We pick up right after Rec 2 with a rescue team finding reporter Angela Vidal. This leads to the first great thing about this movie, the return of Manuela Velasco. I’m sure it’s just me being a sucker for continuity but her addition helps add legitimacy that the last movie lacked. That said they didn’t neglect Rec 3 completely. While a relatively minor character bringing in the grandmother from the last movie just is the kind of attention to detail that is perfect for a final installment. Thankfully the positives aren’t purely nostalgia based. The practical effects are the best they’ve ever been. Some of the infected, especially the first one, look absolutely gnarly. As far as surface details the movie should have worked out. Most importantly I think the movie’s more actiony tone worked quite well. While no longer all that scary we got some exciting, tension filled action scenes. Sure it wasn’t The Raid or Avengers but for what it was I enjoyed it.
The problems with the movie arise when you look beyond the surface stuff though. The biggest flaw was some CGI. While I can accept some cheesy looking green screen they have some CGI monkeys (yes monkeys) that look absolutely awful. Quite frankly it looked like Jumanji in Hell. The other major issue was the fact that the movie took place on a ship. While it makes sense from a plot stand point for a final entry in a series it’s pretty disappointing. There are so many other locations you could use to could have gone with and they could
have been great. Instead we have this dreary ocean liner that always looks the same. It just doesn’t have the kind of oomph you want a series to go out on.
Of all things this reminds me of the Resident Evil series of games. Starting as a survival horror series and it was great. However over time it evolved into a straight up action game that happened to feature zombies.
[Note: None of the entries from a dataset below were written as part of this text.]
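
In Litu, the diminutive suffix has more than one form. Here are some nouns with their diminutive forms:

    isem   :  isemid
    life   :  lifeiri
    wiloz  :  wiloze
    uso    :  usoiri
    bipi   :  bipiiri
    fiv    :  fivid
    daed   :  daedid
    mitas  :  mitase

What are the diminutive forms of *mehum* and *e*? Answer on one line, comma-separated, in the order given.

The pattern is sibilance of the final sound: -e when the stem ends in a sibilant (*wiloz*, *mitas*); -id when the stem ends in a non-sibilant consonant (*isem*, *fiv*, *daed*); -iri when the stem ends in a vowel (*life*, *uso*, *bipi*).
*mehum*: final sound = /m/, a non-sibilant consonant → -id → *mehumid*.
The final sound of *e* is /e/, which is a vowel, so the suffix is -iri, giving *eiri*.

mehumid, eiri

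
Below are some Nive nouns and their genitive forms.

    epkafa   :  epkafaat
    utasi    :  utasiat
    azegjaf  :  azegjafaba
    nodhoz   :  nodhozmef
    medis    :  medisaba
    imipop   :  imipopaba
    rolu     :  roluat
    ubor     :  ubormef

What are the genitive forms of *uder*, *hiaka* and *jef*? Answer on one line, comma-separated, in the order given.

udermef, hiakaat, jefaba

The pattern is voicing of the final sound: -aba when the stem ends in a voiceless consonant (*azegjaf*, *medis*, *imipop*); -mef when the stem ends in a voiced consonant (*nodhoz*, *ubor*); -at when the stem ends in a vowel (*epkafa*, *utasi*, *rolu*).
Since the final sound of *uder* is /r/ (a voiced consonant), it takes -mef, giving *udermef*.
The final sound of *hiaka* is /a/, which is a vowel, so the suffix is -at, giving *hiakaat*.
*jef*: final sound = /f/, a voiceless consonant → -aba → *jefaba*.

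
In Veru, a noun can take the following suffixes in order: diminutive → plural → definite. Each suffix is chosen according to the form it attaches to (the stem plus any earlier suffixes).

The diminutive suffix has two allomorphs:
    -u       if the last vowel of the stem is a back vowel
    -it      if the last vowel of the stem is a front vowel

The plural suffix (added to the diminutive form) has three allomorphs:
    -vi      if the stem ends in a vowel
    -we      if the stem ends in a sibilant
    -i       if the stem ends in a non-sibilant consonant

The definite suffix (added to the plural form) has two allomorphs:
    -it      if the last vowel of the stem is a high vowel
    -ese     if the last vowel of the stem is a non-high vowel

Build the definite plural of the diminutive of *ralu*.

raluuviit

The last vowel of *ralu* is /u/, which is a back vowel, so the diminutive suffix is -u, giving *raluu*.
The diminutive form *raluu* — final sound /u/ (a vowel) → -vi → *raluuvi*.
Since the last vowel of the plural form *raluuvi* is /i/ (a high vowel), it takes -it, giving *raluuviit*.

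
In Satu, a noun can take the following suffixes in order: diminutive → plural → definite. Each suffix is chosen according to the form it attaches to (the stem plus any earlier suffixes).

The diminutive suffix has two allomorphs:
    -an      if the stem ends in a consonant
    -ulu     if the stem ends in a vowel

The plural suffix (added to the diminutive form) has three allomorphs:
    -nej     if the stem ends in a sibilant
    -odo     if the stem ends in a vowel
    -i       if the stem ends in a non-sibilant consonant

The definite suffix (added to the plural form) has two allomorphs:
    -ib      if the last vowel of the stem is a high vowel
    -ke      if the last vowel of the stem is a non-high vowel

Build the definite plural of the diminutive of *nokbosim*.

nokbosimaniib

The final sound of *nokbosim* is /m/, which is a consonant, so the diminutive suffix is -an, giving *nokbosiman*.
The diminutive form *nokbosiman* — final sound /n/ (a non-sibilant consonant) → -i → *nokbosimani*.
The plural form *nokbosimani* — last vowel /i/ (a high vowel) → -ib → *nokbosimaniib*.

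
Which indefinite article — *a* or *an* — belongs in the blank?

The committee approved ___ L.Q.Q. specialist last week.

an

The indefinite article is chosen by the initial *sound* of the following word, not its spelling.
The initialism *L.Q.Q.* is read letter by letter; the first letter, L, is pronounced /ɛl/, which begins with a vowel sound.
So the article is *an*: The committee approved an L.Q.Q. specialist last week.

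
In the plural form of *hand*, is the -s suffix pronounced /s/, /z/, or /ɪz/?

/z/

The stem *hand* ends in a voiced non-sibilant sound.
The plural suffix surfaces as /ɪz/ after sibilants, /s/ after other voiceless consonants, and /z/ after other voiced sounds.
So the plural -s on *hand* is pronounced /z/.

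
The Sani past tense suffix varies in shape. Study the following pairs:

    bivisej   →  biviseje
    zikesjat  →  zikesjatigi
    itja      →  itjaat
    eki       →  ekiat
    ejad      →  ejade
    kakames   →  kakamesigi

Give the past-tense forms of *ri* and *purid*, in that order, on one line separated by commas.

Looking at the final sound of each stem: -igi when the stem ends in a voiceless consonant (*zikesjat*, *kakames*); -e when the stem ends in a voiced consonant (*bivisej*, *ejad*); -at when the stem ends in a vowel (*itja*, *eki*).
Since the final sound of *ri* is /i/ (a vowel), it takes -at, giving *riat*.
Since the final sound of *purid* is /d/ (a voiced consonant), it takes -e, giving *puride*.

riat, puride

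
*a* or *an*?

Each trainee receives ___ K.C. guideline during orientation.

The indefinite article is chosen by the initial *sound* of the following word, not its spelling.
The initialism *K.C.* is read letter by letter; the first letter, K, is pronounced /keɪ/, which begins with a consonant sound.
So the article is *a*: Each trainee receives a K.C. guideline during orientation.

a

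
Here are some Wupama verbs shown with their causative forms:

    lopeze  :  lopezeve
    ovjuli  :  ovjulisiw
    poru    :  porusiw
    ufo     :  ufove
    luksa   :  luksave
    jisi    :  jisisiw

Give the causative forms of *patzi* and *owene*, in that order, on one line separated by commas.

patzisiw, oweneve

The pattern is height harmony: -siw when the last vowel of the stem is a high vowel (*ovjuli*, *poru*, *jisi*); -ve when the last vowel of the stem is a non-high vowel (*lopeze*, *ufo*, *luksa*).
Since the last vowel of *patzi* is /i/ (a high vowel), it takes -siw, giving *patzisiw*.
The last vowel of *owene* is /e/, which is a non-high vowel, so the suffix is -ve, giving *oweneve*.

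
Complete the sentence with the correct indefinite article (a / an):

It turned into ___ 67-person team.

The indefinite article is chosen by the initial *sound* of the following word, not its spelling.
The number *67* is spoken "sixty-…", beginning with /ˈsɪksti/ — a consonant sound.
So the article is *a*: It turned into a 67-person team.

a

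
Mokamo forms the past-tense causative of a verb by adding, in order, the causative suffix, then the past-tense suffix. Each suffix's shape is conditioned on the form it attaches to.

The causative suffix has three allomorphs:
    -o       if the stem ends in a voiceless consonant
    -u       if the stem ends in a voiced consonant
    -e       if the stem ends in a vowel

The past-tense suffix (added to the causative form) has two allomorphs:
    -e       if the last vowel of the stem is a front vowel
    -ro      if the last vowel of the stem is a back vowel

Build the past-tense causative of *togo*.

togoee

*togo* — final sound /o/ (a vowel) → -e → *togoe*.
The causative form *togoe*: last vowel = /e/, a front vowel → -e → *togoee*.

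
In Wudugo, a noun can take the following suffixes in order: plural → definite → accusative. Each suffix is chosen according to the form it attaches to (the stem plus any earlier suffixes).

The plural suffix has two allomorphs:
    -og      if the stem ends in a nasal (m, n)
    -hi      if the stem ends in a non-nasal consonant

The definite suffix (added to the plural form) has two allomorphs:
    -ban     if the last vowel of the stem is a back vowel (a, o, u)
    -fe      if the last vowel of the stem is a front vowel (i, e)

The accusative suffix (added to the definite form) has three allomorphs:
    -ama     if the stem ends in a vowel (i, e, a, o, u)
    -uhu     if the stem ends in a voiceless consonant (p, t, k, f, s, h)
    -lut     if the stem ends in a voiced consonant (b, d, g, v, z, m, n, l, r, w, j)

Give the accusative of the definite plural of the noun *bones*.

boneshifeama

*bones* — final consonant /s/ (non-nasal) → -hi → *boneshi*.
The plural form *boneshi* — last vowel /i/ (a front vowel) → -fe → *boneshife*.
The definite form *boneshife*: final sound = /e/, a vowel → -ama → *boneshifeama*.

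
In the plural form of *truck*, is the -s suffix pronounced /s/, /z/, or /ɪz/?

/s/

The stem *truck* ends in a voiceless non-sibilant consonant.
The plural suffix surfaces as /ɪz/ after sibilants, /s/ after other voiceless consonants, and /z/ after other voiced sounds.
So the plural -s on *truck* is pronounced /s/.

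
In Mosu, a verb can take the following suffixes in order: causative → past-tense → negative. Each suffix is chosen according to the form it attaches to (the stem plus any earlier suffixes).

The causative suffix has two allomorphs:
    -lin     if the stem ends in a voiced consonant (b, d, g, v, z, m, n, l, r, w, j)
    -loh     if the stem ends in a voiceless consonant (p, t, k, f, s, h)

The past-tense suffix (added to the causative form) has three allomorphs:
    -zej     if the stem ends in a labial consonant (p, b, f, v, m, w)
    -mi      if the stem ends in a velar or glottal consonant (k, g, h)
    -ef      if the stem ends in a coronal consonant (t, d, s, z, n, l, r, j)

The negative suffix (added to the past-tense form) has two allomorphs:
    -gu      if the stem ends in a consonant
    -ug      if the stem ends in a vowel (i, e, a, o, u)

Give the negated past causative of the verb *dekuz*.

dekuzlinefgu

The final consonant of *dekuz* is /z/, which is voiced, so the causative suffix is -lin, giving *dekuzlin*.
The final consonant of the causative form *dekuzlin* is /n/, which is coronal, so the past-tense suffix is -ef, giving *dekuzlinef*.
The final sound of the past-tense form *dekuzlinef* is /f/, which is a consonant, so the negative suffix is -gu, giving *dekuzlinefgu*.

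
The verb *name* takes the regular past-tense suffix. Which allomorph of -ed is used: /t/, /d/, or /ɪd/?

/d/

The stem *name* ends in a voiced sound other than /d/.
The -ed suffix is realized as /ɪd/ after /t, d/; as /t/ after other voiceless consonants; and as /d/ after other voiced sounds.
So -ed on *name* is pronounced /d/.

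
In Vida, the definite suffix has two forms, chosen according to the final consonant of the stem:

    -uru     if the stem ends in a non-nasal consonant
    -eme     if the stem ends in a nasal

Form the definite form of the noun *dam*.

dameme

The final consonant of *dam* is /m/, which is a nasal, so the suffix is -eme, giving *dameme*.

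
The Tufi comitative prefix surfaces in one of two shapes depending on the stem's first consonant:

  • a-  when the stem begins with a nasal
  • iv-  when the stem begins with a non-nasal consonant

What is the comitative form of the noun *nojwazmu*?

The first consonant of *nojwazmu* is /n/, which is a nasal, so the prefix is a-, giving *anojwazmu*.

anojwazmu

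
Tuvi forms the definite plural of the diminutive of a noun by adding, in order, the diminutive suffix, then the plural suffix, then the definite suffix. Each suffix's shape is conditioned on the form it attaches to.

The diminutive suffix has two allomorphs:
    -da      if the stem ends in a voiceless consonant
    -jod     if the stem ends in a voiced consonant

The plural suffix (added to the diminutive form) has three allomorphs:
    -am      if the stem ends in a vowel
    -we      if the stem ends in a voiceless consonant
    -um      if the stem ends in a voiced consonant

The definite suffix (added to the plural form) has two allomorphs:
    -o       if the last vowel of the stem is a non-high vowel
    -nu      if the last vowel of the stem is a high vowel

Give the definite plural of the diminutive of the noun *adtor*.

adtorjodumnu

Since the final consonant of *adtor* is /r/ (voiced), it takes -jod, giving *adtorjod*.
The diminutive form *adtorjod* — final sound /d/ (a voiced consonant) → -um → *adtorjodum*.
Since the last vowel of the plural form *adtorjodum* is /u/ (a high vowel), it takes -nu, giving *adtorjodumnu*.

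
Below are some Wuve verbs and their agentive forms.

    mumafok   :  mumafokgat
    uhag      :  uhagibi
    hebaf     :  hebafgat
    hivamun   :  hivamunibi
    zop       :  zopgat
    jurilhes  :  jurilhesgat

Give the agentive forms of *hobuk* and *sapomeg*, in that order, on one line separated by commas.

The alternation tracks the final consonant of the stem — -gat when the stem ends in a voiceless consonant (*mumafok*, *hebaf*, *zop*, *jurilhes*); -ibi when the stem ends in a voiced consonant (*uhag*, *hivamun*).
The final consonant of *hobuk* is /k/, which is voiceless, so the suffix is -gat, giving *hobukgat*.
The final consonant of *sapomeg* is /g/, which is voiced, so the suffix is -ibi, giving *sapomegibi*.

hobukgat, sapomegibi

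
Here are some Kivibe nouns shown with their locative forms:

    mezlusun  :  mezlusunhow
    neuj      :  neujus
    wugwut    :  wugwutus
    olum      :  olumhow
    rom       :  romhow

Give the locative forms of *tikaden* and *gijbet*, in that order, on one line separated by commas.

The pattern is nasality of the final consonant: -how when the stem ends in a nasal (*mezlusun*, *olum*, *rom*); -us when the stem ends in a non-nasal consonant (*neuj*, *wugwut*).
*tikaden* — final consonant /n/ (a nasal) → -how → *tikadenhow*.
Since the final consonant of *gijbet* is /t/ (non-nasal), it takes -us, giving *gijbetus*.

tikadenhow, gijbetus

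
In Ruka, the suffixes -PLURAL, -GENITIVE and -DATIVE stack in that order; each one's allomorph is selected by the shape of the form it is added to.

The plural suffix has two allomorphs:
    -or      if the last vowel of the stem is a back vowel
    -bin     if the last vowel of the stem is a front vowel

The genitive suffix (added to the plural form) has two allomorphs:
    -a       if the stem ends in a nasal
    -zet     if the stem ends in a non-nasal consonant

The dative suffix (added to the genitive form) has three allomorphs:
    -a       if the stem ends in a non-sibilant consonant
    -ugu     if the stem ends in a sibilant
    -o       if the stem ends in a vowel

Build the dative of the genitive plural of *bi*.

bibinao

*bi* — last vowel /i/ (a front vowel) → -bin → *bibin*.
The plural form *bibin* — final consonant /n/ (a nasal) → -a → *bibina*.
The genitive form *bibina* — final sound /a/ (a vowel) → -o → *bibinao*.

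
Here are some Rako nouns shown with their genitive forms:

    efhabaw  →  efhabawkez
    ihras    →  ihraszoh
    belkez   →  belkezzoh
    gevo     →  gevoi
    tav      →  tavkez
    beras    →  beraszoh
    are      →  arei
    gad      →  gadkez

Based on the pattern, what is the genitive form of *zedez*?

zedezzoh

Looking at the final sound of each stem: -zoh when the stem ends in a sibilant (*ihras*, *belkez*, *beras*); -kez when the stem ends in a non-sibilant consonant (*efhabaw*, *tav*, *gad*); -i when the stem ends in a vowel (*gevo*, *are*).
Since the final sound of *zedez* is /z/ (a sibilant), it takes -zoh, giving *zedezzoh*.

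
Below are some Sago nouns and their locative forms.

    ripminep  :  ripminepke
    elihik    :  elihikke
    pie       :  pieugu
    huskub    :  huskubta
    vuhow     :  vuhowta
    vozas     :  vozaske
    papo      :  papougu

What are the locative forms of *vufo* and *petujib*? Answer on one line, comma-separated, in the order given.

vufougu, petujibta

The suffix is conditioned by the final sound: -ke when the stem ends in a voiceless consonant (*ripminep*, *elihik*, *vozas*); -ta when the stem ends in a voiced consonant (*huskub*, *vuhow*); -ugu when the stem ends in a vowel (*pie*, *papo*).
The final sound of *vufo* is /o/, which is a vowel, so the suffix is -ugu, giving *vufougu*.
*petujib*: final sound = /b/, a voiced consonant → -ta → *petujibta*.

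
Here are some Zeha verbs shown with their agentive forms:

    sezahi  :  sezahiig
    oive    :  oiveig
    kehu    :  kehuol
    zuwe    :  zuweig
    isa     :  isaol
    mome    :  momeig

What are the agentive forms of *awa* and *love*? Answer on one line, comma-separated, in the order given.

The suffix is conditioned by the last vowel: -ig when the last vowel of the stem is a front vowel (*sezahi*, *oive*, *zuwe*, *mome*); -ol when the last vowel of the stem is a back vowel (*kehu*, *isa*).
*awa*: last vowel = /a/, a back vowel → -ol → *awaol*.
Since the last vowel of *love* is /e/ (a front vowel), it takes -ig, giving *loveig*.

awaol, loveig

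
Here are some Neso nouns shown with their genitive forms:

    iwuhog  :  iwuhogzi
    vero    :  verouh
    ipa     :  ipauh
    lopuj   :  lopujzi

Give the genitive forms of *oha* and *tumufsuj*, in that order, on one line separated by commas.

Looking at the final sound of each stem: -zi when the stem ends in a consonant (*iwuhog*, *lopuj*); -uh when the stem ends in a vowel (*vero*, *ipa*).
The final sound of *oha* is /a/, which is a vowel, so the suffix is -uh, giving *ohauh*.
Since the final sound of *tumufsuj* is /j/ (a consonant), it takes -zi, giving *tumufsujzi*.

ohauh, tumufsujzi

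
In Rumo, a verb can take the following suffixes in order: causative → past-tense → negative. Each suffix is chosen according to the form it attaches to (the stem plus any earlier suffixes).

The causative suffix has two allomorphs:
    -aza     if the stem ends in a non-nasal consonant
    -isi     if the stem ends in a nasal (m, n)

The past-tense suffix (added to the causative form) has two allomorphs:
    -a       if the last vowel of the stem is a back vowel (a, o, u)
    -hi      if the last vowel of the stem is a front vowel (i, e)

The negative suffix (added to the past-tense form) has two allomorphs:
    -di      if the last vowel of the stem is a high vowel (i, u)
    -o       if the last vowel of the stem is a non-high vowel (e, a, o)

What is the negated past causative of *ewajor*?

*ewajor* — final consonant /r/ (non-nasal) → -aza → *ewajoraza*.
The last vowel of the causative form *ewajoraza* is /a/, which is a back vowel, so the past-tense suffix is -a, giving *ewajorazaa*.
The past-tense form *ewajorazaa*: last vowel = /a/, a non-high vowel → -o → *ewajorazaao*.

ewajorazaao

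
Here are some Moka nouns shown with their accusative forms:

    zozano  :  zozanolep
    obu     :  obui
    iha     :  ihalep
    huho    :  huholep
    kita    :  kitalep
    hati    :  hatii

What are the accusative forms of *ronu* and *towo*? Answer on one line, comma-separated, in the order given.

ronui, towolep

Looking at the last vowel of each stem: -i when the last vowel of the stem is a high vowel (*obu*, *hati*); -lep when the last vowel of the stem is a non-high vowel (*zozano*, *iha*, *huho*, *kita*).
Since the last vowel of *ronu* is /u/ (a high vowel), it takes -i, giving *ronui*.
*towo* — last vowel /o/ (a non-high vowel) → -lep → *towolep*.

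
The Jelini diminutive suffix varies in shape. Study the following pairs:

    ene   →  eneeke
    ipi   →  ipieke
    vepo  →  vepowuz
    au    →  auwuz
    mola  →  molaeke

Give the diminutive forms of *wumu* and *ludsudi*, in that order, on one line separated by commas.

Looking at the last vowel of each stem: -wuz when the last vowel of the stem is a rounded vowel (*vepo*, *au*); -eke when the last vowel of the stem is an unrounded vowel (*ene*, *ipi*, *mola*).
The last vowel of *wumu* is /u/, which is a rounded vowel, so the suffix is -wuz, giving *wumuwuz*.
*ludsudi* — last vowel /i/ (an unrounded vowel) → -eke → *ludsudieke*.

wumuwuz, ludsudieke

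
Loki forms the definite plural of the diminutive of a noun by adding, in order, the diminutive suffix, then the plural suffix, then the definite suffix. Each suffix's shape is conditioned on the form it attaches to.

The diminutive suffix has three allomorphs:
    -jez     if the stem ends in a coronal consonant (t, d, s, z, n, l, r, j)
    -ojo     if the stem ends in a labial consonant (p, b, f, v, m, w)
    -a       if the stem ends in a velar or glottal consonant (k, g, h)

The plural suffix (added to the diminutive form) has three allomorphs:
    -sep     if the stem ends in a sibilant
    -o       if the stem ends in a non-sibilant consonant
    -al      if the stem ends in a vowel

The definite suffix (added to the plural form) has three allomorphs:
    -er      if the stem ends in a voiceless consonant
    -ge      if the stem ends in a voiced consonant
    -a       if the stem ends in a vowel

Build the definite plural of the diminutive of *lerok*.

The final consonant of *lerok* is /k/, which is velar/glottal, so the diminutive suffix is -a, giving *leroka*.
The final sound of the diminutive form *leroka* is /a/, which is a vowel, so the plural suffix is -al, giving *lerokaal*.
The plural form *lerokaal*: final sound = /l/, a voiced consonant → -ge → *lerokaalge*.

lerokaalge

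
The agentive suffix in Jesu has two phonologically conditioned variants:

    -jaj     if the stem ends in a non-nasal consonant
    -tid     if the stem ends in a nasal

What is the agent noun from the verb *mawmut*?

mawmutjaj

The final consonant of *mawmut* is /t/, which is non-nasal, so the suffix is -jaj, giving *mawmutjaj*.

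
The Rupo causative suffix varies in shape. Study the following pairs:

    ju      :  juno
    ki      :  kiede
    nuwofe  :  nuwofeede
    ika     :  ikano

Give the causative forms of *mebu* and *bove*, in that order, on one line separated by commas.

The alternation tracks the last vowel of the stem — -ede when the last vowel of the stem is a front vowel (*ki*, *nuwofe*); -no when the last vowel of the stem is a back vowel (*ju*, *ika*).
*mebu* — last vowel /u/ (a back vowel) → -no → *mebuno*.
*bove* — last vowel /e/ (a front vowel) → -ede → *boveede*.

mebuno, boveede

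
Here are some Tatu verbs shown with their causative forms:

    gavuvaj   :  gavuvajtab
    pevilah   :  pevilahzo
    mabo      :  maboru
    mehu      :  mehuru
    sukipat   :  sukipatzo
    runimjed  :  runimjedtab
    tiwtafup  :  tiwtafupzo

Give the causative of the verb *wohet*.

wohetzo

The pattern is voicing of the final sound: -zo when the stem ends in a voiceless consonant (*pevilah*, *sukipat*, *tiwtafup*); -tab when the stem ends in a voiced consonant (*gavuvaj*, *runimjed*); -ru when the stem ends in a vowel (*mabo*, *mehu*).
*wohet* — final sound /t/ (a voiceless consonant) → -zo → *wohetzo*.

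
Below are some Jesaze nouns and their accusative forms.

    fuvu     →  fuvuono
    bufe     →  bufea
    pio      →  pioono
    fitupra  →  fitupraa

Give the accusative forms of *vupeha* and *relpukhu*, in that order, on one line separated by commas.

vupehaa, relpukhuono

The alternation tracks the last vowel of the stem — -ono when the last vowel of the stem is a rounded vowel (*fuvu*, *pio*); -a when the last vowel of the stem is an unrounded vowel (*bufe*, *fitupra*).
*vupeha*: last vowel = /a/, an unrounded vowel → -a → *vupehaa*.
The last vowel of *relpukhu* is /u/, which is a rounded vowel, so the suffix is -ono, giving *relpukhuono*.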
It was a change that most people hated and with good reason. It was no longer the game it used to be and it bothered a lot of fans and I totally understood. Not only was it different but it changed the gameplay, growing pains and all. Yet I still enjoyed Resident Evil 6. While it wasn’t as good as the original games I found them to be fun for what they were. That’s what Rec 4 is to me. Sure there are issues that would definitely turn off the purists. But for what it is I had a blast. It’s just a shame that the Rec series couldn’t go out with more of a bang.